Ma rinunciare completamente al junk food è molto difficile con i ritmi e le cattive abitudini alimentare dell’epoca contemporanea che prevedono pausa pranzo fuori casa, spuntini veloci davanti al pc, cenette take-away dopo lavoro per evitare di mettersi ai fornelli.
 Alcuni casi, in Italia e all’estero, stanno però lentamente proponendo un’alternativa sana e gustosa al cibo industriale su diversi fronti, quello di merendine e snack, e quello dei fast food.
Da questi primi esperimenti, sembrerebbe che il cibo bio e/o a chilometri zero possa essere un’alternativa valida dal punto di vista alimentare e pure ugualmente soddisfacente ai cibi spazzatura.
Qualche esempio? In Italia, nelle regioni di Lombardia ed Emilia Romagna sono attivi una serie di distributori di snack bio presso scuole, ospedali ed aziende. Sempre italiano è il progetto alimentare denominato “Frutta Snack”, promosso dal Ministero dell’Istruzione e dal Ministero del Lavoro , Salute e Politiche sociali.
I prodotti offerti sono oltre che ovviamente la frutta fresca, la frutta essiccata, yogurt e parmigiano reggiano con cracker. 

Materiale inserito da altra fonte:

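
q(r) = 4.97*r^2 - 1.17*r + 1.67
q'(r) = 9.94*r - 1.17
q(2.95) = 41.47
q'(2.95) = 28.15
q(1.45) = 10.42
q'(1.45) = 13.24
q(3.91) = 73.08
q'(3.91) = 37.70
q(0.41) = 2.03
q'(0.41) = 2.91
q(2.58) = 31.73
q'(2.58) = 24.48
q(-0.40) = 2.93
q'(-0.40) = -5.15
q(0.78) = 3.78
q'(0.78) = 6.58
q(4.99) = 119.59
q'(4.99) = 48.43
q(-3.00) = 49.91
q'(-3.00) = -30.99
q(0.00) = 1.67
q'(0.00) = -1.17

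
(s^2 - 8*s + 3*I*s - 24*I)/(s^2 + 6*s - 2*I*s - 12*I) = (s^2 + s*(-8 + 3*I) - 24*I)/(s^2 + 2*s*(3 - I) - 12*I)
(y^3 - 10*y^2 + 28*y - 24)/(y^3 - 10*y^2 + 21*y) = (y^3 - 10*y^2 + 28*y - 24)/(y*(y^2 - 10*y + 21))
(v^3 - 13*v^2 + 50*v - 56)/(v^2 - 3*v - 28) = (v^2 - 6*v + 8)/(v + 4)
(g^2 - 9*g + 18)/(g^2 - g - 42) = (-g^2 + 9*g - 18)/(-g^2 + g + 42)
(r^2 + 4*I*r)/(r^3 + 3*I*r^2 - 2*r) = (r + 4*I)/(r^2 + 3*I*r - 2)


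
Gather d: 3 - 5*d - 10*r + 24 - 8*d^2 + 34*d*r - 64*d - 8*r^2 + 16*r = -8*d^2 + d*(34*r - 69) - 8*r^2 + 6*r + 27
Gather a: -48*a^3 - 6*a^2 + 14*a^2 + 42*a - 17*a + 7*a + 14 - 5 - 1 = -48*a^3 + 8*a^2 + 32*a + 8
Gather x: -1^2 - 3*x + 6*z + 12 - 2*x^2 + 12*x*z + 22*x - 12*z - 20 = -2*x^2 + x*(12*z + 19) - 6*z - 9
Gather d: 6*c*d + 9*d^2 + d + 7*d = 9*d^2 + d*(6*c + 8)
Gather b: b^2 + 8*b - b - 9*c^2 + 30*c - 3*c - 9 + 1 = b^2 + 7*b - 9*c^2 + 27*c - 8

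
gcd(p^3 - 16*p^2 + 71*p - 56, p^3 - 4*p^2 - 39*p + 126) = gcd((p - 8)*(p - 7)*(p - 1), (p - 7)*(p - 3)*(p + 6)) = p - 7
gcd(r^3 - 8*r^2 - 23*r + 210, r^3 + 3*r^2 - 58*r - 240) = r + 5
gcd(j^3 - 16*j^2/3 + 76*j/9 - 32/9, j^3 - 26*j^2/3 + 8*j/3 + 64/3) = j - 2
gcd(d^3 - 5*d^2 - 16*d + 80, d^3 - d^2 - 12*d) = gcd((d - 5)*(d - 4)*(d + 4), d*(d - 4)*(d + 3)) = d - 4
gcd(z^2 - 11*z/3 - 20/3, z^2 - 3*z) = 1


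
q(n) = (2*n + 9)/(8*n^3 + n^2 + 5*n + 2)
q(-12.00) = 0.00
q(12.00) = 0.00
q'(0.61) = -2.68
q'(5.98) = -0.00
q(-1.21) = -0.39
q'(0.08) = -7.55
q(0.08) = 3.80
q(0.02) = 4.30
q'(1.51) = -0.44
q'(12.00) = 0.00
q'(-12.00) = 0.00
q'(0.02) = -9.39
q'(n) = (2*n + 9)*(-24*n^2 - 2*n - 5)/(8*n^3 + n^2 + 5*n + 2)^2 + 2/(8*n^3 + n^2 + 5*n + 2)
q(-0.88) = -1.02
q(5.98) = 0.01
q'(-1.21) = -1.00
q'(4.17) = -0.02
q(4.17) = 0.03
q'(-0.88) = -3.44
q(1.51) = 0.31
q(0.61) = 1.41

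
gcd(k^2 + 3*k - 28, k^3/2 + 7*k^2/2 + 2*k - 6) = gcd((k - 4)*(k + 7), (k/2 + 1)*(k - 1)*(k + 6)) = 1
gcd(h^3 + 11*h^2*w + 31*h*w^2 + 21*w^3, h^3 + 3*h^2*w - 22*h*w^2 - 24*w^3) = h + w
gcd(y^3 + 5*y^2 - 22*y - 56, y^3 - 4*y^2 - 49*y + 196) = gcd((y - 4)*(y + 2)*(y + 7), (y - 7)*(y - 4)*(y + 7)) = y^2 + 3*y - 28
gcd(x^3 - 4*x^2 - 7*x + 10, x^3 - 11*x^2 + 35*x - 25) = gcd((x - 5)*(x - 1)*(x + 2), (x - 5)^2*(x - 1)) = x^2 - 6*x + 5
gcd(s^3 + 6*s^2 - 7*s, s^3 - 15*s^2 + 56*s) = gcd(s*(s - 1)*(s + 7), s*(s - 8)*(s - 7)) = s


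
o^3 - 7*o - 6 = (o - 3)*(o + 1)*(o + 2)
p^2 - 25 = (p - 5)*(p + 5)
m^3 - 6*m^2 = m^2*(m - 6)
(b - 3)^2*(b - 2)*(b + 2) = b^4 - 6*b^3 + 5*b^2 + 24*b - 36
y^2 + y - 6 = (y - 2)*(y + 3)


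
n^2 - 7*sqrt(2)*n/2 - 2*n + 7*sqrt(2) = (n - 2)*(n - 7*sqrt(2)/2)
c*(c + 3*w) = c^2 + 3*c*w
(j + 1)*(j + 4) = j^2 + 5*j + 4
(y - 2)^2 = y^2 - 4*y + 4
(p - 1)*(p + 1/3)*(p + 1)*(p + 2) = p^4 + 7*p^3/3 - p^2/3 - 7*p/3 - 2/3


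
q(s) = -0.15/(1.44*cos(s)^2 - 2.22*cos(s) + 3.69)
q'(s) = -0.15*(2.88*sin(s)*cos(s) - 2.22*sin(s))/(1.44*cos(s)^2 - 2.22*cos(s) + 3.69)^2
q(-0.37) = -0.05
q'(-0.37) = 0.00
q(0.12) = -0.05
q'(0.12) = -0.00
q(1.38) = -0.05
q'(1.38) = 0.02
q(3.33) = -0.02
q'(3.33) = -0.00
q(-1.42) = -0.04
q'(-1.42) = -0.02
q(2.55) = -0.02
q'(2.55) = 0.01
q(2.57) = -0.02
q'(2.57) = 0.01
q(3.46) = -0.02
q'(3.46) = -0.00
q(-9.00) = -0.02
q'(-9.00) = -0.00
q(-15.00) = -0.02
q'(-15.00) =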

Ma questa tendenza si espande anche nei territori dove i fast food sono il cibo per eccellenza, come Berlino, dove esiste una catena di fast food biologici. E anche in Italia, a Rivoli, ha aperto uno dei primi fast food a chilometri zero che ha suscitato subito moltissimo interesse per essersi scontrata con il re dei junk food, Mc Donald.